We support ONC’s recommendation that HHS monitor, test, and support development of technical standards for data segmentation, and strongly urge Congress to demonstrate its commitment to greater interoperability and privacy protections by prioritizing data segmentation in funding decisions, oversight, and legislation.  We urge both Congress and the administration to recognize the pressing need for data segmentation to be made accessible and affordable to physicians. Such capabilities will enhance interoperability, strengthen the patient-physician relationship through a patient’s increased confidence that a physician will not share data in a way that violates the patient’s trust, and improve care coordination and patient outcomes resulting from a physician’s ability to access sensitive information. Further, such data segmentation capabilities would help to address issues related to many types of sensitive data—not only substance use disorder information, but also genetic information, behavioral health, sexual health, and minor health, among others—as well as easing the burden stemming from physicians’ compliance with state privacy laws.
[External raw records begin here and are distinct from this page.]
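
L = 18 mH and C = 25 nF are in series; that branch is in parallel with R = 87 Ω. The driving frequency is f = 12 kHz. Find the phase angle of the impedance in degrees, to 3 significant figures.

ω = 2πf = 75400 rad/s
X_L = ωL = 1360 Ω
X_C = 1/(ωC) = 531 Ω
Branch 1: Z₁ = R = 87.0 Ω
Branch 2 (series LC): Z₂ = j(X_L − X_C) = j827 Ω
Parallel: Z = Z₁Z₂/(Z₁+Z₂), |Z| = 86.5 Ω, ∠Z = 6.01°

6.01°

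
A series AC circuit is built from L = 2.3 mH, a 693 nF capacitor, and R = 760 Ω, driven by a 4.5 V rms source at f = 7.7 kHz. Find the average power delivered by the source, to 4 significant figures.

ω = 2πf = 48380 rad/s
X_L = ωL = 111.3 Ω
X_C = 1/(ωC) = 29.83 Ω
Net reactance X = X_L − X_C = 81.45 Ω
Z = 760.0 + j81.45 Ω
|Z| = √(760.0² + 81.45²) = 764.4 Ω
∠Z = arctan(81.45/760.0) = 6.117°
I = V/|Z| = 5.887 mA
P = VI cos φ = 4.5 × 0.005887 × cos(6.117°) = 26.34 mW

26.34 mW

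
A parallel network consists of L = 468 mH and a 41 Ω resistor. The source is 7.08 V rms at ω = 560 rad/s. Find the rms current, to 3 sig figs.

X_L = ωL = 262 Ω
Parallel: admittances add. Y = 1/R + 1/(jωL)
Y = (0.0244 − j0.00382) S
|Y| = 0.0247 S → |Z| = 1/|Y| = 40.5 Ω, ∠Z = −∠Y = 8.89°
I = V/|Z| = 7.08/40.5 = 175 mA

175 mA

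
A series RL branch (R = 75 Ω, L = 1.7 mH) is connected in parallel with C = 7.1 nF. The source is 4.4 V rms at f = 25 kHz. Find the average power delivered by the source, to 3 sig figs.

18.9 mW

ω = 2πf = 157100 rad/s
X_L = ωL = 267 Ω
X_C = 1/(ωC) = 897 Ω
Branch 1 (R+jX_L): Z₁ = 75.0 + j267 Ω, |Z₁| = 277 Ω
Branch 2 (−jX_C): Z₂ = −j897 Ω
Parallel: Z = Z₁Z₂/(Z₁+Z₂), |Z| = 392 Ω, ∠Z = 67.5°
I = V/|Z| = 11.2 mA
P = VI cos φ = 4.4 × 0.0112 × cos(67.5°) = 18.9 mW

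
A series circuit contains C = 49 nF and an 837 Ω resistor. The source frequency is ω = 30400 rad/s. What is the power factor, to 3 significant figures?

0.780

X_C = 1/(ωC) = 671 Ω
Z = 837 − j671 Ω
|Z| = √(837² + 671²) = 1070 Ω
∠Z = arctan(-671/837) = -38.7°
cos φ = cos(-38.7°) = 0.780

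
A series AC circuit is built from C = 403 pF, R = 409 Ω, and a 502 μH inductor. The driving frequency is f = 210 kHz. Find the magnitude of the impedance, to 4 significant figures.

ω = 2πf = 1.319e+06 rad/s
X_L = ωL = 662.4 Ω
X_C = 1/(ωC) = 1881 Ω
Net reactance X = X_L − X_C = -1218 Ω
Z = 409.0 − j1218 Ω
|Z| = √(409.0² + 1218²) = 1285 Ω

1285 Ω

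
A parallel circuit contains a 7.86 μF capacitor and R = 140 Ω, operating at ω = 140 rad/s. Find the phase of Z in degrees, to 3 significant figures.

X_C = 1/(ωC) = 909 Ω
Parallel: admittances add. Y = 1/R + jωC
Y = (0.00714 + j0.00110) S
|Y| = 0.00723 S → |Z| = 1/|Y| = 138 Ω, ∠Z = −∠Y = -8.76°

-8.76°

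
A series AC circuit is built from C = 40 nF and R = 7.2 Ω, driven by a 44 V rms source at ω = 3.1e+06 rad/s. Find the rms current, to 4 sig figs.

X_C = 1/(ωC) = 8.065 Ω
Z = 7.200 − j8.065 Ω
|Z| = √(7.200² + 8.065²) = 10.81 Ω
I = V/|Z| = 44/10.81 = 4.070 A

4.070 A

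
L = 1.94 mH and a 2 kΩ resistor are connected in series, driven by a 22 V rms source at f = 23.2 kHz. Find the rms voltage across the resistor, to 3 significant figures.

21.8 V

ω = 2πf = 145800 rad/s
X_L = ωL = 283 Ω
Z = 2000 + j283 Ω
|Z| = √(2000² + 283²) = 2020 Ω
I = V/|Z| = 10.9 mA
V_R = I·|Z_R| = 0.0109 × 2000 = 21.8 V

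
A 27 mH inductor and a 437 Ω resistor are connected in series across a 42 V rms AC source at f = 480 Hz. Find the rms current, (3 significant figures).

ω = 2πf = 3016 rad/s
X_L = ωL = 81.4 Ω
Z = 437 + j81.4 Ω
|Z| = √(437² + 81.4²) = 445 Ω
I = V/|Z| = 42/445 = 94.5 mA

94.5 mA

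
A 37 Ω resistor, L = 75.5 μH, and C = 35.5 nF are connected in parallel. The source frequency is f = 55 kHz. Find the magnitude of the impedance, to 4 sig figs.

26.64 Ω

ω = 2πf = 345600 rad/s
X_L = ωL = 26.09 Ω
X_C = 1/(ωC) = 81.51 Ω
Parallel: admittances add. Y = 1/R + 1/(jωL) + jωC
Y = (0.02703 − j0.02606) S
|Y| = 0.03754 S → |Z| = 1/|Y| = 26.64 Ω, ∠Z = −∠Y = 43.96°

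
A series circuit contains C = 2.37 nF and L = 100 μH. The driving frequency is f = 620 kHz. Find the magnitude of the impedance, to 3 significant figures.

281 Ω

ω = 2πf = 3.896e+06 rad/s
X_L = ωL = 390 Ω
X_C = 1/(ωC) = 108 Ω
Net reactance X = X_L − X_C = 281 Ω
Z = j281 Ω
|Z| = √(0² + 281²) = 281 Ω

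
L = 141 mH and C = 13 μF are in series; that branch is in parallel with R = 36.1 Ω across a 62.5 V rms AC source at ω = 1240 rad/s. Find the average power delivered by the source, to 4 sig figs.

108.2 W

X_L = ωL = 174.8 Ω
X_C = 1/(ωC) = 62.03 Ω
Branch 1: Z₁ = R = 36.10 Ω
Branch 2 (series LC): Z₂ = j(X_L − X_C) = j112.8 Ω
Parallel: Z = Z₁Z₂/(Z₁+Z₂), |Z| = 34.38 Ω, ∠Z = 17.75°
I = V/|Z| = 1.818 A
P = VI cos φ = 62.5 × 1.818 × cos(17.75°) = 108.2 W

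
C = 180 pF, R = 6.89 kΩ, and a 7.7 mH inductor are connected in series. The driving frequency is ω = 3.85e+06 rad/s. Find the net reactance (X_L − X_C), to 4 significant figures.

28200 Ω

X_L = ωL = 29640 Ω
X_C = 1/(ωC) = 1443 Ω
X = 29640 − 1443 = 28200 Ω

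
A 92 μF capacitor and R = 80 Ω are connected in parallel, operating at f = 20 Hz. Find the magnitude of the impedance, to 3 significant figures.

ω = 2πf = 125.7 rad/s
X_C = 1/(ωC) = 86.5 Ω
Parallel: admittances add. Y = 1/R + jωC
Y = (0.0125 + j0.0116) S
|Y| = 0.0170 S → |Z| = 1/|Y| = 58.7 Ω, ∠Z = −∠Y = -42.8°

58.7 Ω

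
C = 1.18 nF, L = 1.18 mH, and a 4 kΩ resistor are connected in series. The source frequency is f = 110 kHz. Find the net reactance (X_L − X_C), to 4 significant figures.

-410.6 Ω

ω = 2πf = 691200 rad/s
X_L = ωL = 815.6 Ω
X_C = 1/(ωC) = 1226 Ω
X = 815.6 − 1226 = -410.6 Ω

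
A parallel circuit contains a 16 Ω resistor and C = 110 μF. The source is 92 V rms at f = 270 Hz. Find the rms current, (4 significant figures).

ω = 2πf = 1696 rad/s
X_C = 1/(ωC) = 5.359 Ω
Parallel: admittances add. Y = 1/R + jωC
Y = (0.06250 + j0.1866) S
|Y| = 0.1968 S → |Z| = 1/|Y| = 5.081 Ω, ∠Z = −∠Y = -71.48°
I = V/|Z| = 92/5.081 = 18.11 A

18.11 A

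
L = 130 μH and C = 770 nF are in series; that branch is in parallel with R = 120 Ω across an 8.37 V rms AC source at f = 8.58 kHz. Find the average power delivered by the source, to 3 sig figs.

584 mW

ω = 2πf = 53910 rad/s
X_L = ωL = 7.01 Ω
X_C = 1/(ωC) = 24.1 Ω
Branch 1: Z₁ = R = 120 Ω
Branch 2 (series LC): Z₂ = j(X_L − X_C) = −j17.1 Ω
Parallel: Z = Z₁Z₂/(Z₁+Z₂), |Z| = 16.9 Ω, ∠Z = -81.9°
I = V/|Z| = 495 mA
P = VI cos φ = 8.37 × 0.495 × cos(-81.9°) = 584 mW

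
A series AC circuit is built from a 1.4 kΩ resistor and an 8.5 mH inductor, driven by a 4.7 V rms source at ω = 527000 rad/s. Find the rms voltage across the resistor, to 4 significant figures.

X_L = ωL = 4480 Ω
Z = 1400 + j4480 Ω
|Z| = √(1400² + 4480²) = 4693 Ω
I = V/|Z| = 1.001 mA
V_R = I·|Z_R| = 0.001001 × 1400 = 1.402 V

1.402 V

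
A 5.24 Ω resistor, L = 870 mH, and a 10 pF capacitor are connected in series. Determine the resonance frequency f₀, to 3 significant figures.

ω₀ = 1/√(LC) = 1/√(0.87 × 1e-11) = 339000 rad/s
f₀ = ω₀/(2π) = 54.0 kHz

54.0 kHz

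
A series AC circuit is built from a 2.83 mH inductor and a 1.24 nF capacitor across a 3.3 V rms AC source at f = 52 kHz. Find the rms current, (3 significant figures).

2.14 mA

ω = 2πf = 326700 rad/s
X_L = ωL = 925 Ω
X_C = 1/(ωC) = 2470 Ω
Net reactance X = X_L − X_C = -1540 Ω
Z = − j1540 Ω
|Z| = √(0² + 1540²) = 1540 Ω
I = V/|Z| = 3.3/1540 = 2.14 mA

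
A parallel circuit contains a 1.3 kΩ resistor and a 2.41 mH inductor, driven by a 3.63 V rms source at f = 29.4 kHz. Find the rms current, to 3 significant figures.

ω = 2πf = 184700 rad/s
X_L = ωL = 445 Ω
Parallel: admittances add. Y = 1/R + 1/(jωL)
Y = (0.000769 − j0.00225) S
|Y| = 0.00237 S → |Z| = 1/|Y| = 421 Ω, ∠Z = −∠Y = 71.1°
I = V/|Z| = 3.63/421 = 8.62 mA

8.62 mA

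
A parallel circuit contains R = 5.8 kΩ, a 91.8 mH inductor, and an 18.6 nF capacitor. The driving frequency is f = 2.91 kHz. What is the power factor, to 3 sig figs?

0.559

ω = 2πf = 18280 rad/s
X_L = ωL = 1680 Ω
X_C = 1/(ωC) = 2940 Ω
Parallel: admittances add. Y = 1/R + 1/(jωL) + jωC
Y = (0.000172 − j0.000256) S
|Y| = 0.000308 S → |Z| = 1/|Y| = 3240 Ω, ∠Z = −∠Y = 56.0°
cos φ = cos(56.0°) = 0.559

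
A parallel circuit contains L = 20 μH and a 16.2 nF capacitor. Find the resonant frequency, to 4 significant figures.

279.6 kHz

ω₀ = 1/√(LC) = 1/√(2e-05 × 1.62e-08) = 1.757e+06 rad/s
f₀ = ω₀/(2π) = 279.6 kHz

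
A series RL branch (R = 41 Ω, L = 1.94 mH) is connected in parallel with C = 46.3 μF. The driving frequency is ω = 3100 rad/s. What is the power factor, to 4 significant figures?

0.1681

X_L = ωL = 6.014 Ω
X_C = 1/(ωC) = 6.967 Ω
Branch 1 (R+jX_L): Z₁ = 41.00 + j6.014 Ω, |Z₁| = 41.44 Ω
Branch 2 (−jX_C): Z₂ = −j6.967 Ω
Parallel: Z = Z₁Z₂/(Z₁+Z₂), |Z| = 7.040 Ω, ∠Z = -80.32°
cos φ = cos(-80.32°) = 0.1681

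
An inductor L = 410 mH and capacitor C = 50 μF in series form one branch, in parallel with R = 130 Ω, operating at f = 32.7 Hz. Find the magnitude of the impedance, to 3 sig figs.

13.0 Ω

ω = 2πf = 205.5 rad/s
X_L = ωL = 84.2 Ω
X_C = 1/(ωC) = 97.3 Ω
Branch 1: Z₁ = R = 130 Ω
Branch 2 (series LC): Z₂ = j(X_L − X_C) = −j13.1 Ω
Parallel: Z = Z₁Z₂/(Z₁+Z₂), |Z| = 13.0 Ω, ∠Z = -84.2°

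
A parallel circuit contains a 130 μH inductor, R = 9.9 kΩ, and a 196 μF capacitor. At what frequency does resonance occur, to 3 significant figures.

ω₀ = 1/√(LC) = 1/√(0.00013 × 0.000196) = 6265 rad/s
f₀ = ω₀/(2π) = 997 Hz

997 Hz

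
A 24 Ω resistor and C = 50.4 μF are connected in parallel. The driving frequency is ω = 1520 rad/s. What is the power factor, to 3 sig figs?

X_C = 1/(ωC) = 13.1 Ω
Parallel: admittances add. Y = 1/R + jωC
Y = (0.0417 + j0.0766) S
|Y| = 0.0872 S → |Z| = 1/|Y| = 11.5 Ω, ∠Z = −∠Y = -61.5°
cos φ = cos(-61.5°) = 0.478

0.478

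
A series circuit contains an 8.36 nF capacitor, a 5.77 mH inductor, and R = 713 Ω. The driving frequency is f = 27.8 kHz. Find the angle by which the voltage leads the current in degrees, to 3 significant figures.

ω = 2πf = 174700 rad/s
X_L = ωL = 1010 Ω
X_C = 1/(ωC) = 685 Ω
Net reactance X = X_L − X_C = 323 Ω
Z = 713 + j323 Ω
|Z| = √(713² + 323²) = 783 Ω
∠Z = arctan(323/713) = 24.4°

24.4°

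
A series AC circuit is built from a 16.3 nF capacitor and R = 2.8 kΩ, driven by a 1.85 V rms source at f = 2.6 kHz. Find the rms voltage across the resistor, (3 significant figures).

1.11 V

ω = 2πf = 16340 rad/s
X_C = 1/(ωC) = 3760 Ω
Z = 2800 − j3760 Ω
|Z| = √(2800² + 3760²) = 4680 Ω
I = V/|Z| = 395 μA
V_R = I·|Z_R| = 0.000395 × 2800 = 1.11 V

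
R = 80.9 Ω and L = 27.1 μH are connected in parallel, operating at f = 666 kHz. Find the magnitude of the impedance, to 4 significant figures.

65.86 Ω

ω = 2πf = 4.185e+06 rad/s
X_L = ωL = 113.4 Ω
Parallel: admittances add. Y = 1/R + 1/(jωL)
Y = (0.01236 − j0.008818) S
|Y| = 0.01518 S → |Z| = 1/|Y| = 65.86 Ω, ∠Z = −∠Y = 35.50°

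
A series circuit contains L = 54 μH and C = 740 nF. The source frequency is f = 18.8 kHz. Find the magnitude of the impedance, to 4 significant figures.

ω = 2πf = 118100 rad/s
X_L = ωL = 6.379 Ω
X_C = 1/(ωC) = 11.44 Ω
Net reactance X = X_L − X_C = -5.061 Ω
Z = − j5.061 Ω
|Z| = √(0² + 5.061²) = 5.061 Ω

5.061 Ω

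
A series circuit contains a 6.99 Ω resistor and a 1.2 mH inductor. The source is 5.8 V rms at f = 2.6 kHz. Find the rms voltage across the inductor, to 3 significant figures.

ω = 2πf = 16340 rad/s
X_L = ωL = 19.6 Ω
Z = 6.99 + j19.6 Ω
|Z| = √(6.99² + 19.6²) = 20.8 Ω
I = V/|Z| = 279 mA
V_L = I·|Z_L| = 0.279 × 19.6 = 5.46 V

5.46 V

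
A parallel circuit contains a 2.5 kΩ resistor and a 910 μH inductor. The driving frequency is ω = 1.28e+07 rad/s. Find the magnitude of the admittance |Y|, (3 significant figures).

409 μS

X_L = ωL = 11600 Ω
Parallel: admittances add. Y = 1/R + 1/(jωL)
Y = (0.000400 − j8.59e-05) S
|Y| = 0.000409 S → |Z| = 1/|Y| = 2440 Ω, ∠Z = −∠Y = 12.1°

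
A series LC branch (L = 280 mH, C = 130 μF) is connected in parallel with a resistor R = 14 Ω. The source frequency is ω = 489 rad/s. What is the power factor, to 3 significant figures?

X_L = ωL = 137 Ω
X_C = 1/(ωC) = 15.7 Ω
Branch 1: Z₁ = R = 14.0 Ω
Branch 2 (series LC): Z₂ = j(X_L − X_C) = j121 Ω
Parallel: Z = Z₁Z₂/(Z₁+Z₂), |Z| = 13.9 Ω, ∠Z = 6.59°
cos φ = cos(6.59°) = 0.993

0.993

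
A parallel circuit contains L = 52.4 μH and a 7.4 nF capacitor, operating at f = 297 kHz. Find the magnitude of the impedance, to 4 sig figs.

ω = 2πf = 1.866e+06 rad/s
X_L = ωL = 97.78 Ω
X_C = 1/(ωC) = 72.42 Ω
Parallel: admittances add. Y = 1/(jωL) + jωC
Y = (0 + j0.003583) S
|Y| = 0.003583 S → |Z| = 1/|Y| = 279.1 Ω, ∠Z = −∠Y = -90.00°

279.1 Ω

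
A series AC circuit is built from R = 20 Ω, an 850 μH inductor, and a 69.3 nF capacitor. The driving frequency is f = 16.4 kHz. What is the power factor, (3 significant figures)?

0.356

ω = 2πf = 103000 rad/s
X_L = ωL = 87.6 Ω
X_C = 1/(ωC) = 140 Ω
Net reactance X = X_L − X_C = -52.4 Ω
Z = 20.0 − j52.4 Ω
|Z| = √(20.0² + 52.4²) = 56.1 Ω
∠Z = arctan(-52.4/20.0) = -69.1°
cos φ = cos(-69.1°) = 0.356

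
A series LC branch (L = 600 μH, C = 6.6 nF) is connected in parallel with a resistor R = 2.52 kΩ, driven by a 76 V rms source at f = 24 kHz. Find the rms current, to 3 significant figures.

88.4 mA

ω = 2πf = 150800 rad/s
X_L = ωL = 90.5 Ω
X_C = 1/(ωC) = 1000 Ω
Branch 1: Z₁ = R = 2520 Ω
Branch 2 (series LC): Z₂ = j(X_L − X_C) = −j914 Ω
Parallel: Z = Z₁Z₂/(Z₁+Z₂), |Z| = 859 Ω, ∠Z = -70.1°
I = V/|Z| = 76/859 = 88.4 mA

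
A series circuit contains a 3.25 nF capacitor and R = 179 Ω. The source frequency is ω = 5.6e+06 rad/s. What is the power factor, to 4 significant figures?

0.9560

X_C = 1/(ωC) = 54.95 Ω
Z = 179.0 − j54.95 Ω
|Z| = √(179.0² + 54.95²) = 187.2 Ω
∠Z = arctan(-54.95/179.0) = -17.06°
cos φ = cos(-17.06°) = 0.9560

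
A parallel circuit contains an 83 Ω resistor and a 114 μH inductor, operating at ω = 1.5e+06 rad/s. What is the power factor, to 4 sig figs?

0.8996

X_L = ωL = 171.0 Ω
Parallel: admittances add. Y = 1/R + 1/(jωL)
Y = (0.01205 − j0.005848) S
|Y| = 0.01339 S → |Z| = 1/|Y| = 74.67 Ω, ∠Z = −∠Y = 25.89°
cos φ = cos(25.89°) = 0.8996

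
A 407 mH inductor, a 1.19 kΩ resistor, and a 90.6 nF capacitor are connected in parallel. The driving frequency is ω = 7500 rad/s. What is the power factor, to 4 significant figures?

X_L = ωL = 3052 Ω
X_C = 1/(ωC) = 1472 Ω
Parallel: admittances add. Y = 1/R + 1/(jωL) + jωC
Y = (0.0008403 + j0.0003519) S
|Y| = 0.0009110 S → |Z| = 1/|Y| = 1098 Ω, ∠Z = −∠Y = -22.72°
cos φ = cos(-22.72°) = 0.9224

0.9224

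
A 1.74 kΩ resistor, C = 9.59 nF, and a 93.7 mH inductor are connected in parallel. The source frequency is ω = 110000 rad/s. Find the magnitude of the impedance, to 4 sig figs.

X_L = ωL = 10310 Ω
X_C = 1/(ωC) = 948.0 Ω
Parallel: admittances add. Y = 1/R + 1/(jωL) + jωC
Y = (0.0005747 + j0.0009579) S
|Y| = 0.001117 S → |Z| = 1/|Y| = 895.2 Ω, ∠Z = −∠Y = -59.04°

895.2 Ω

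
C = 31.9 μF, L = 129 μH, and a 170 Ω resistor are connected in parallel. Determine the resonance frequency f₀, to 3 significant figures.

2.48 kHz

ω₀ = 1/√(LC) = 1/√(0.000129 × 3.19e-05) = 15590 rad/s
f₀ = ω₀/(2π) = 2.48 kHz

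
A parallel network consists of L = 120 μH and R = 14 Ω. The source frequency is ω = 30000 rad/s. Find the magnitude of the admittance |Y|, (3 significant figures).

X_L = ωL = 3.60 Ω
Parallel: admittances add. Y = 1/R + 1/(jωL)
Y = (0.0714 − j0.278) S
|Y| = 0.287 S → |Z| = 1/|Y| = 3.49 Ω, ∠Z = −∠Y = 75.6°

287 mS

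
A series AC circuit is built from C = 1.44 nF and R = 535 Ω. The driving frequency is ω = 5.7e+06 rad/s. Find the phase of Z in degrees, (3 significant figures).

X_C = 1/(ωC) = 122 Ω
Z = 535 − j122 Ω
|Z| = √(535² + 122²) = 549 Ω
∠Z = arctan(-122/535) = -12.8°

-12.8°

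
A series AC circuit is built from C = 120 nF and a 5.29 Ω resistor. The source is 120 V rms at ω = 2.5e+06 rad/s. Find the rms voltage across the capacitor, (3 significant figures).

X_C = 1/(ωC) = 3.33 Ω
Z = 5.29 − j3.33 Ω
|Z| = √(5.29² + 3.33²) = 6.25 Ω
I = V/|Z| = 19.2 A
V_C = I·|Z_C| = 19.2 × 3.33 = 64.0 V

64.0 V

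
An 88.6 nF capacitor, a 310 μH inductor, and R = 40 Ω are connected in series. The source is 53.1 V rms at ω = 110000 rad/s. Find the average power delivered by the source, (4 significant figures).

17.92 W

X_L = ωL = 34.10 Ω
X_C = 1/(ωC) = 102.6 Ω
Net reactance X = X_L − X_C = -68.51 Ω
Z = 40.00 − j68.51 Ω
|Z| = √(40.00² + 68.51²) = 79.33 Ω
∠Z = arctan(-68.51/40.00) = -59.72°
I = V/|Z| = 669.4 mA
P = VI cos φ = 53.1 × 0.6694 × cos(-59.72°) = 17.92 W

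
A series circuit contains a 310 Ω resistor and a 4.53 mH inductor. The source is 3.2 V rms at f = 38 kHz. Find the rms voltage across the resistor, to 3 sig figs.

ω = 2πf = 238800 rad/s
X_L = ωL = 1080 Ω
Z = 310 + j1080 Ω
|Z| = √(310² + 1080²) = 1130 Ω
I = V/|Z| = 2.84 mA
V_R = I·|Z_R| = 0.00284 × 310 = 0.882 V

0.882 V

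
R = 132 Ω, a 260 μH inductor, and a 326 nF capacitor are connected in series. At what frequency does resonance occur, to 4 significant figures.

ω₀ = 1/√(LC) = 1/√(0.00026 × 3.26e-07) = 108600 rad/s
f₀ = ω₀/(2π) = 17.29 kHz

17.29 kHz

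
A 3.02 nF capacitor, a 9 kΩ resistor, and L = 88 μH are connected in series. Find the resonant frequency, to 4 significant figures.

308.7 kHz

ω₀ = 1/√(LC) = 1/√(8.8e-05 × 3.02e-09) = 1.94e+06 rad/s
f₀ = ω₀/(2π) = 308.7 kHz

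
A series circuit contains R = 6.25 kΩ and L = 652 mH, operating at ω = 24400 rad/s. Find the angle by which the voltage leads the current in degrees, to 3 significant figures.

X_L = ωL = 15900 Ω
Z = 6250 + j15900 Ω
|Z| = √(6250² + 15900²) = 17100 Ω
∠Z = arctan(15900/6250) = 68.6°

68.6°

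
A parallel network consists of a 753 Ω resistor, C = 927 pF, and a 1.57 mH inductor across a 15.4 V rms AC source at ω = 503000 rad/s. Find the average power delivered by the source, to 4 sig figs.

315.0 mW

X_L = ωL = 789.7 Ω
X_C = 1/(ωC) = 2145 Ω
Parallel: admittances add. Y = 1/R + 1/(jωL) + jωC
Y = (0.001328 − j0.0008000) S
|Y| = 0.001550 S → |Z| = 1/|Y| = 645.0 Ω, ∠Z = −∠Y = 31.06°
I = V/|Z| = 23.88 mA
P = VI cos φ = 15.4 × 0.02388 × cos(31.06°) = 315.0 mW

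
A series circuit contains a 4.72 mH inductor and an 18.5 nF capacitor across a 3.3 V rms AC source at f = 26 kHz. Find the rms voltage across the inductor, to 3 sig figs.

5.78 V

ω = 2πf = 163400 rad/s
X_L = ωL = 771 Ω
X_C = 1/(ωC) = 331 Ω
Net reactance X = X_L − X_C = 440 Ω
Z = j440 Ω
|Z| = √(0² + 440²) = 440 Ω
I = V/|Z| = 7.50 mA
V_L = I·|Z_L| = 0.00750 × 771 = 5.78 V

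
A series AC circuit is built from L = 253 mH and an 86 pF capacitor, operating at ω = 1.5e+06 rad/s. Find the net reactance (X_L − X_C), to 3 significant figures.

X_L = ωL = 380000 Ω
X_C = 1/(ωC) = 7750 Ω
X = 380000 − 7750 = 372000 Ω

372000 Ω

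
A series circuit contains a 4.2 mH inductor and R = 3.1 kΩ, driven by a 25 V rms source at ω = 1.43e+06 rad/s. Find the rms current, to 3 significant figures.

3.70 mA

X_L = ωL = 6010 Ω
Z = 3100 + j6010 Ω
|Z| = √(3100² + 6010²) = 6760 Ω
I = V/|Z| = 25/6760 = 3.70 mA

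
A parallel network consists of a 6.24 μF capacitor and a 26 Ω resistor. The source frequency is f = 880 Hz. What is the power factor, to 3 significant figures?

ω = 2πf = 5529 rad/s
X_C = 1/(ωC) = 29.0 Ω
Parallel: admittances add. Y = 1/R + jωC
Y = (0.0385 + j0.0345) S
|Y| = 0.0517 S → |Z| = 1/|Y| = 19.4 Ω, ∠Z = −∠Y = -41.9°
cos φ = cos(-41.9°) = 0.744

0.744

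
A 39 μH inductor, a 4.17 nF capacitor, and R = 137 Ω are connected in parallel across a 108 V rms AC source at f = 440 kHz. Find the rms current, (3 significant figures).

825 mA

ω = 2πf = 2.765e+06 rad/s
X_L = ωL = 108 Ω
X_C = 1/(ωC) = 86.7 Ω
Parallel: admittances add. Y = 1/R + 1/(jωL) + jωC
Y = (0.00730 + j0.00225) S
|Y| = 0.00764 S → |Z| = 1/|Y| = 131 Ω, ∠Z = −∠Y = -17.2°
I = V/|Z| = 108/131 = 825 mA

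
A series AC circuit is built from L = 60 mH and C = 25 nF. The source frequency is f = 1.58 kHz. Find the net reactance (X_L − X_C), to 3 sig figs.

-3430 Ω

ω = 2πf = 9927 rad/s
X_L = ωL = 596 Ω
X_C = 1/(ωC) = 4030 Ω
X = 596 − 4030 = -3430 Ω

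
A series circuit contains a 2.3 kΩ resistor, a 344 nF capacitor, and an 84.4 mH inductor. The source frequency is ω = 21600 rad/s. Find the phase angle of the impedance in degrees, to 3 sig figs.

36.3°

X_L = ωL = 1820 Ω
X_C = 1/(ωC) = 135 Ω
Net reactance X = X_L − X_C = 1690 Ω
Z = 2300 + j1690 Ω
|Z| = √(2300² + 1690²) = 2850 Ω
∠Z = arctan(1690/2300) = 36.3°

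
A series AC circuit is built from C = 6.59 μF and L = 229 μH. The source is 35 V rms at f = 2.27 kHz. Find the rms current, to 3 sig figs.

4.75 A

ω = 2πf = 14260 rad/s
X_L = ωL = 3.27 Ω
X_C = 1/(ωC) = 10.6 Ω
Net reactance X = X_L − X_C = -7.37 Ω
Z = − j7.37 Ω
|Z| = √(0² + 7.37²) = 7.37 Ω
I = V/|Z| = 35/7.37 = 4.75 A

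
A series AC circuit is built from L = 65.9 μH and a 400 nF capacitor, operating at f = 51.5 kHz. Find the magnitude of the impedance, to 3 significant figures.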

In closing, I want to thank you for the opportunity to comment on this draft. It is our understanding that several other rulemakings regarding interoperability and other seminal issues impacting EHRs, HIT and patient care are forthcoming.  We look forward to commenting on those as well, The Society is hopeful that this rulemaking is an indication that the agency is committed to making EHRs effective clinical tools.  We urge HHS to implement specific, actionable, measurable steps with defined timelines. For too long the physician community has been held accountable for the failure of the EHR and HIT systems despite reasons that were beyond well beyond our control.  Health systems continue to block information sharing, vendors develop EMRs that are difficult to use, and federal and state mandates, rather than help improve the quality of care, create a series of meaningless tasks that only take more time away from patient care. It’s no wonder physicians are burned out.

As always, the Massachusetts Medical Society looks forward to working with you on this and other initiatives to help improve the quality of our health care and to support the physicians and other professionals who provide that care. 

Sincerely 

Alain Chaoui, MD

[1] Section 1860D-4(e)(2)(E) of the Social Security Act (42 USC § 1395w-104(e)(2)(E)(ii)(II)).